Ce qui fait un écrivain, à mon avis, c’est qu’il ne pourrait pas s’arrêter d’écrire, même si l’écriture devenait un crime et qu’on lui interdisait.
Pour ma part, j’ai besoin d’écrire, je ne peux m’en passer, si j’arrête trop longtemps, je ne me sens pas bien.
Ecrire c’est une catharsis, une manière de s’apprivoiser, de se dompter, de se connaître, de se comprendre, et à travers soi l’humanité, de s’interroger, de se remettre en question d’apprendre le monde et de s’ouvrir aux autres
· Que penses-tu des écoles américaines dans lesquelles on peut apprendre à écrire ? En France, elles n’existent pas. Quel écrivain es-tu ?

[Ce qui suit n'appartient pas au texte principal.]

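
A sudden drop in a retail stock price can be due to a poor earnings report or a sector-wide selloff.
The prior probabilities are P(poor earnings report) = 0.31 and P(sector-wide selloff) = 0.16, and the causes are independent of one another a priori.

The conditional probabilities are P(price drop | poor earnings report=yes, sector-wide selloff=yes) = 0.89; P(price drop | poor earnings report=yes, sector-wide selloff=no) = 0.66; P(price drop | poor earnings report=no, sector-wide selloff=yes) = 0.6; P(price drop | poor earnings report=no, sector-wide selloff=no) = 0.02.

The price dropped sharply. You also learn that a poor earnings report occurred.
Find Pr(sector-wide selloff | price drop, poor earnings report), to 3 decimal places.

P(price drop | poor earnings report) = 0.66×0.84 + 0.89×0.16 = 0.554400 + 0.142400 = 0.696800
The sector-wide selloff-present share is 0.89×0.16 = 0.142400.
So P(sector-wide selloff | price drop, poor earnings report) = 0.142400/0.696800 ≈ 0.204.

Pr(sector-wide selloff | price drop, poor earnings report) ≈ 0.204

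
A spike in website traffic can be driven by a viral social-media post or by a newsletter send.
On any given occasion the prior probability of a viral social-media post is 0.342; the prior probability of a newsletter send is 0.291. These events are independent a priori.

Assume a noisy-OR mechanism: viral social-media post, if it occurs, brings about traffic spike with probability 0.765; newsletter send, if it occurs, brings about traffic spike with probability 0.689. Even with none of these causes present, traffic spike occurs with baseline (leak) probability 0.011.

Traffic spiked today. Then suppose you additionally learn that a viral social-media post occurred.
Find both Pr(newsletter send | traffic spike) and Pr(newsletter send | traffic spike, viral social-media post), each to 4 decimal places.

Pr(newsletter send | traffic spike) ≈ 0.5404; Pr(newsletter send | traffic spike, viral social-media post) ≈ 0.3316

Under noisy-OR, P(traffic spike | causes) = 1 − (1−0.011)·∏(1−qᵢ) over the active causes.
P(traffic spike) = 0.011·0.658·0.709 + 0.692421·0.658·0.291 + 0.767585·0.342·0.709 + 0.927719·0.342·0.291 = 0.005132 + 0.132583 + 0.186122 + 0.092328 = 0.416165
Of this, 0.224911 comes from 0.132583 + 0.092328 (the newsletter send=true cases).
So P(newsletter send | traffic spike) = 0.224911/0.416165 ≈ 0.5404.

Now also conditioning on viral social-media post=true:
P(traffic spike | viral social-media post) = 0.767585×0.709 + 0.927719×0.291 = 0.544218 + 0.269966 = 0.814184
Of this, 0.269966 comes from 0.927719×0.291 (the newsletter send=true cases).
P(newsletter send | traffic spike, viral social-media post) = 0.269966 / 0.814184 ≈ 0.3316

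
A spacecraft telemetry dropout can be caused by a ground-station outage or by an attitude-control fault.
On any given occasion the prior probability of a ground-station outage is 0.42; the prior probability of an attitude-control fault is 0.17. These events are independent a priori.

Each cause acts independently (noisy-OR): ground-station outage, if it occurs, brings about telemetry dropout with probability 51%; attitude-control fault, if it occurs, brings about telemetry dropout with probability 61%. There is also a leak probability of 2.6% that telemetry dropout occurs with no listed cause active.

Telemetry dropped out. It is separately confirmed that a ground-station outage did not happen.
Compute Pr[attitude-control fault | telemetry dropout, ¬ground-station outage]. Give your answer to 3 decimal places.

Pr[attitude-control fault | telemetry dropout, ¬ground-station outage] ≈ 0.830

Under noisy-OR, P(telemetry dropout | causes) = 1 − (1−0.026)·∏(1−qᵢ) over the active causes.
P(telemetry dropout | ¬ground-station outage) = 0.026·0.83 + 0.62014·0.17 = 0.021580 + 0.105424 = 0.127004
Of this, 0.105424 comes from 0.62014·0.17 (the attitude-control fault=true cases).
P(attitude-control fault | telemetry dropout, ¬ground-station outage) = 0.105424 / 0.127004 ≈ 0.830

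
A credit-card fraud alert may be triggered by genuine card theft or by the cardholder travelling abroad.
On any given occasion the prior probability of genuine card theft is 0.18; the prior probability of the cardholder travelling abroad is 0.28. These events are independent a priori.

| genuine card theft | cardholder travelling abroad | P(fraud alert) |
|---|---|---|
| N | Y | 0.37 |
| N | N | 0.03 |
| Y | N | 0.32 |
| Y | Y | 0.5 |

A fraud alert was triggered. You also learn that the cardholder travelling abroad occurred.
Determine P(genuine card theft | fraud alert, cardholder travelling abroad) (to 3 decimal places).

P(genuine card theft | fraud alert, cardholder travelling abroad) ≈ 0.229

Numerator (weight on configurations with genuine card theft): 0.5×0.18 = 0.090000
The normalizing constant is 0.37×0.82 + 0.5×0.18 = 0.393400
P(genuine card theft | fraud alert, cardholder travelling abroad) = 0.090000/0.393400 ≈ 0.229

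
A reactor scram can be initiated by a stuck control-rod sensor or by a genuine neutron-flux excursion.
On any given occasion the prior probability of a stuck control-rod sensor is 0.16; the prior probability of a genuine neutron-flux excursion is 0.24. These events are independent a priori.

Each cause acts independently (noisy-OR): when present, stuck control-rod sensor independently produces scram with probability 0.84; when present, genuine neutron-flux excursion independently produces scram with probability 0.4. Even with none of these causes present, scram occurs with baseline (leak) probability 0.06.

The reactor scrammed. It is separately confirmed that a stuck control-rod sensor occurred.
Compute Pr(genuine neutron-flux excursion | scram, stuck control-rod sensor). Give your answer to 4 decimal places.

Under noisy-OR, P(scram | causes) = 1 − (1−0.06)·∏(1−qᵢ) over the active causes.
Weight on genuine neutron-flux excursion=true, given the evidence: 0.90976·0.24 = 0.218342
The normalizing constant is 0.8496·0.76 + 0.90976·0.24 = 0.864038
Posterior = 0.218342 / 0.864038 ≈ 0.2527

Pr(genuine neutron-flux excursion | scram, stuck control-rod sensor) ≈ 0.2527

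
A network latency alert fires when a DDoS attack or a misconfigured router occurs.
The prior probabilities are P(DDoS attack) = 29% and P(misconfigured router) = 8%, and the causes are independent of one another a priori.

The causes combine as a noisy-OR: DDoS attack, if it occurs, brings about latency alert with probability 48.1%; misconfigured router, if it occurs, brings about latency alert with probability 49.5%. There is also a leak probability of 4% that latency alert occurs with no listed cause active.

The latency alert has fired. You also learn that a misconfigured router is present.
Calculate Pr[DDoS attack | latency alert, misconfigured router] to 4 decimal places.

Pr[DDoS attack | latency alert, misconfigured router] ≈ 0.3724

Under noisy-OR, P(latency alert | causes) = 1 − (1−0.04)·∏(1−qᵢ) over the active causes.
Numerator (weight on configurations with DDoS attack): 0.748389·0.29 = 0.217033
The normalizing constant is 0.5152·0.71 + 0.748389·0.29 = 0.582825
Posterior = 0.217033 / 0.582825 ≈ 0.3724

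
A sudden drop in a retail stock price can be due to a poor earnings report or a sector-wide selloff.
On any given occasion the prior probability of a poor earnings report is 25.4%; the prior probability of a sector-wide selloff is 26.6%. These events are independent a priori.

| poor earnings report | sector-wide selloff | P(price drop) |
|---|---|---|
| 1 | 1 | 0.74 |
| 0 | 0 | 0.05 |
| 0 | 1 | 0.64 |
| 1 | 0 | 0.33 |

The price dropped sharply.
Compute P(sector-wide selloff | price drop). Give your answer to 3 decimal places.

P(sector-wide selloff | price drop) ≈ 0.666

Numerator (weight on configurations with sector-wide selloff): 0.126999 + 0.049997 = 0.176996
The normalizing constant is 0.05*0.746*0.734 + 0.64*0.746*0.266 + 0.33*0.254*0.734 + 0.74*0.254*0.266 = 0.265898
Posterior = 0.176996 / 0.265898 ≈ 0.666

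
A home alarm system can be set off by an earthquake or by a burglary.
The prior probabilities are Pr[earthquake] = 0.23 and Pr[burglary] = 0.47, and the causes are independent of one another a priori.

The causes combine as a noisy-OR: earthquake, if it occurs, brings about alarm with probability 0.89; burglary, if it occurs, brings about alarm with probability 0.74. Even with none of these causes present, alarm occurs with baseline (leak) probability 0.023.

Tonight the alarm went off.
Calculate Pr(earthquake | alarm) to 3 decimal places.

Under noisy-OR, P(alarm | causes) = 1 − (1−0.023)·∏(1−qᵢ) over the active causes.
P(alarm) = 0.023*0.77*0.53 + 0.74598*0.77*0.47 + 0.89253*0.23*0.53 + 0.972058*0.23*0.47 = 0.009386 + 0.269970 + 0.108799 + 0.105079 = 0.493234
Of this, 0.213878 comes from 0.108799 + 0.105079 (the earthquake=true cases).
So P(earthquake | alarm) = 0.213878/0.493234 ≈ 0.434.

Pr(earthquake | alarm) ≈ 0.434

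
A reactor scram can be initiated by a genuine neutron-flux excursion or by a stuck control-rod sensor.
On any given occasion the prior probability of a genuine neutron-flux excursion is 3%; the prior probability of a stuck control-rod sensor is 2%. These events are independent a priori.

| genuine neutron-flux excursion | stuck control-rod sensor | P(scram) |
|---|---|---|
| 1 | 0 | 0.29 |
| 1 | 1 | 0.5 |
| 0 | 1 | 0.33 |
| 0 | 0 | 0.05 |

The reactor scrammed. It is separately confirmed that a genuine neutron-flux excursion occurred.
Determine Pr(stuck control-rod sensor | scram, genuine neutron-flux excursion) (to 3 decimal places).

P(scram | genuine neutron-flux excursion) = 0.29·0.98 + 0.5·0.02 = 0.284200 + 0.010000 = 0.294200
The stuck control-rod sensor-present share is 0.5·0.02 = 0.010000.
So P(stuck control-rod sensor | scram, genuine neutron-flux excursion) = 0.010000/0.294200 ≈ 0.034.

Pr(stuck control-rod sensor | scram, genuine neutron-flux excursion) ≈ 0.034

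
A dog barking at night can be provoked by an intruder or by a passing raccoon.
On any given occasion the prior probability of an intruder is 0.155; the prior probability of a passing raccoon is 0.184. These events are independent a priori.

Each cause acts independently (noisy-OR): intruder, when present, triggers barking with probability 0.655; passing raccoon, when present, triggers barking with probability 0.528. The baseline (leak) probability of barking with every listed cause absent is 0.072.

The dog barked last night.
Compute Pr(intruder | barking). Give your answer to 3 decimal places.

Under noisy-OR, P(barking | causes) = 1 − (1−0.072)·∏(1−qᵢ) over the active causes.
Sum P(barking|·) weighted by the priors over the 4 (intruder, passing raccoon) configurations:
  P(barking) = 0.072*0.845*0.816 + 0.561984*0.845*0.184 + 0.67984*0.155*0.816 + 0.848884*0.155*0.184
        = 0.049645 + 0.087377 + 0.085986 + 0.024210 = 0.247218
The terms with intruder present sum to 0.110196, so
  P(intruder | barking) = 0.110196 / 0.247218 ≈ 0.446

Pr(intruder | barking) ≈ 0.446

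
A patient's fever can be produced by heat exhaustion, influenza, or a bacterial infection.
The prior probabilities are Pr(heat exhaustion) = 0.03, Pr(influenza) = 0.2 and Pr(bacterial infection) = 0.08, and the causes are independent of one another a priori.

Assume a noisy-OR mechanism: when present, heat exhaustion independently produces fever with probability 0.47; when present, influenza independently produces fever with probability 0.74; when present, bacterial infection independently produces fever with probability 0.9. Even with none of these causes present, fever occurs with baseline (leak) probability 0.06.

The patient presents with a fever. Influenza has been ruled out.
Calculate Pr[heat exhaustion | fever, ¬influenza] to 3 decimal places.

Pr[heat exhaustion | fever, ¬influenza] ≈ 0.115

Under noisy-OR, P(fever | causes) = 1 − (1−0.06)·∏(1−qᵢ) over the active causes.
P(fever | ¬influenza) = 0.06×0.97×0.92 + 0.906×0.97×0.08 + 0.5018×0.03×0.92 + 0.95018×0.03×0.08 = 0.053544 + 0.070306 + 0.013850 + 0.002280 = 0.139980
The heat exhaustion-present share is 0.013850 + 0.002280 = 0.016130.
So P(heat exhaustion | fever, ¬influenza) = 0.016130/0.139980 ≈ 0.115.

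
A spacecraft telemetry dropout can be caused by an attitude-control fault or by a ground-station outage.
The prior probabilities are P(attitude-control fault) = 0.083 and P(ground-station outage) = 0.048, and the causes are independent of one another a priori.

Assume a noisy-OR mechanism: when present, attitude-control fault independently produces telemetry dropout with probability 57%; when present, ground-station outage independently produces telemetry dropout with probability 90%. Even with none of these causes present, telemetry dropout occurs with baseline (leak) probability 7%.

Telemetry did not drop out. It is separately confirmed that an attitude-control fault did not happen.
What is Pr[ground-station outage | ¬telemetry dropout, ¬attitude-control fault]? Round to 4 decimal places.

Pr[ground-station outage | ¬telemetry dropout, ¬attitude-control fault] ≈ 0.0050

Under noisy-OR, P(telemetry dropout | causes) = 1 − (1−0.07)·∏(1−qᵢ) over the active causes.
Enumerate both values of ground-station outage and weight by the priors:
  P(¬telemetry dropout | ¬attitude-control fault) = 0.93×0.952 + 0.093×0.048
        = 0.885360 + 0.004464 = 0.889824
The terms with ground-station outage present sum to 0.004464, so
  P(ground-station outage | ¬telemetry dropout, ¬attitude-control fault) = 0.004464 / 0.889824 ≈ 0.0050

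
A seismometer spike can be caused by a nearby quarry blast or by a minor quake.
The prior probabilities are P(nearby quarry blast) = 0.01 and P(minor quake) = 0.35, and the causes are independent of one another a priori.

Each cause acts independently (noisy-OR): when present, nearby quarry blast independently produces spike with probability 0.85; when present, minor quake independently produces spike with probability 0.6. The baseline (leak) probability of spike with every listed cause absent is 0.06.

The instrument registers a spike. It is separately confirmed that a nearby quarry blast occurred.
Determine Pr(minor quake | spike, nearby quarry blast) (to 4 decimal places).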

Pour moi c’est complètement extra-terrestre. L’écriture ne se met pas en équation. Quand j’étais enseignant j’ai toujours été très amusé par « Les cinq étapes du récit ». Cette manière de mettre l’écriture en formule… Ca me fait toujours un peu penser au cercle des poètes disparus, quand M. Keating fait arracher la première page du livre ou un sinistre inconnu décompose la poésie en équation.
Comme aurait dit Desproges, je me définis comme un écrivain dégagé, loin de tout courant politique.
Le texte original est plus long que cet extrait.